Eskom tariff hikes will deepen pain
Eskom’s latest request for a 15% tariff hike each year for the next three years, on top of revenue clawbacks, means rising electricity prices are likely to exacerbate its declining sales, energy experts say.
The treasury also expects economic growth to decline if the steep increases are granted and has warned that households and companies will go off-grid to get around them.
Eskom, in its latest multi-year price determination application (MYPD4), recently applied to the National Energy Regulator of South Africa (Nersa) for the 15% increases. At the same time, it has made another regulatory clearing account (RCA) application for the fifth year of the MYPD3 of R21-billion.
The RCA is part of the MYPD methodology and allows Eskom to adjust for the over- or under-recovery of revenue in any year of a tariff decision.
In its latest RCA application, most of the money Eskom is seeking to recover was lost because of declining electricity sales.
Both the MYPD4 and the new RCA application follow a recent decision by Nersa to let Eskom claw back R32.69-billion for previous MYPD3 years.
This will be recovered from
tariffs and translates into a 4.4% increase in the coming four years.
According to Eskom, in the MYPD4, it has opted to smooth the implementation of the tariff increases at a rate of 15% each year, even though this means that its revenues will not cover its entire debt commitment costs, resulting in a cash shortfall for the first two years (2019-2020 and 2020-2021) of the MYPD4 period.
It will use the money from the previous MYPD3 RCA decisions to mitigate its debt servicing shortfalls.
This “significant sacrifice”, said the utility, was in “the interest of allowing the economy to adjust” to more cost-reflective power prices.
But Eskom’s request has been questioned.
“Eskom can say what it likes about what [increases] it thinks it should have but … if it gets 15% as well as the RCA award, it will drive South Africa to the very brink,” said Chris Yelland, EE Publishers managing director.
Given the already weak economy, more price hikes would continue to drive consumers to use less electricity from Eskom.
“If you were to put up the price … it would make grid supplementation a no-brainer,” said Yelland.

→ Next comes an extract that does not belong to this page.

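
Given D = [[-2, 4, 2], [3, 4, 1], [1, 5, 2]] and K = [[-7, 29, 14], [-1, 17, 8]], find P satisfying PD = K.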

“It would become absolutely inevitable that every single business and a lot of consumers would opt to put in grid supplementation systems, which would reduce Eskom sales dramatically.”
Grid supplementation would mean running a renewable energy system parallel to the grid, allowing consumers to take “as little as possible” from Eskom, Yelland said. Consumers can also opt to go off-grid entirely.
“It [Eskom] simply can’t do this any more. It’s not going to help putting up prices … they will damage their own business.”
Eskom’s sales volume expectations, a key determinant of the tariffs it has applied for, are underpinned by important assumptions on matters such as economic growth.
The utility vastly overestimated economic growth in the previous round of tariff applications and, as a result, the effect it would have on electricity demand. But it says it will avoid this by providing Nersa with an updated forecast during public hearings.
The treasury, in its response to the tariff application, has queried Eskom’s sales forecasts and has outlined what the effect of the price increase could have on the country. It has estimated a 0.1 percentage point decline in economic growth, with particularly harsh effects felt in mining, as well as in the electricity sector itself because of the decline in demand.
Household and firms’ mitigation strategies would adversely affectelectricity sales, with serious consequences for both Eskom and municipalities, the treasury said. Based on “relatively conservative assumptions” of a 10% increase in the next five years, the treasury estimated that 26% of total residential electricity sales could go off-grid by 2030.
On an analysis of 21 listed companies, it estimated that 34% of Eskom electricity sales to mining firms and 8% of sales to industrial firms could go off-grid by 2040.
Eskom said that the process used to calculate sales volume assumptions was “a very rigorous one and a huge amount of effort is put into the process to ensure the compilation of an accurate forecast”. This included testing its assumptions with some of its key industrial customers.
Nevertheless, it noted the treasury’s suggestion that the price elasticity effect of such a high increase “could be more than what was anticipated in the submission”. But the sales variance could be addressed by considering more recent sales forecasts at the time of the Nersa decision, it said.
Eskom had also put an initiative in place to grow sales over and above what was expected to transpire from the market, it said.
It also said in the MYPD4 application that it is working to avoid the death spiral in several ways, including by considering new generation investments carefully to avoid stranded assets and to explore smaller incremental responses.
In addition, it wanted to prioritise growth in “disruptive technologies”, such as renewables, storage and smart technologies, including positioning itself for developments such as e-mobility.
But Yelland questioned how well Eskom could compete in an arena in which the private sector has made big strides.
Private independent power producers, through the government’s renewable energy procurement programme, have in recent years developed and installed almost 5 000 megawatts of green energy. In the same period, Eskom has only built the 100MW Sere wind farm near Vredendal in the Western Cape.
“Eskom has got no specific core competencies that will make it competitively better than independent power producers,” Yelland said.
Eskom also did not have the capacity to cope with the complexity of implementing a myriad smaller projects simultaneously, he added.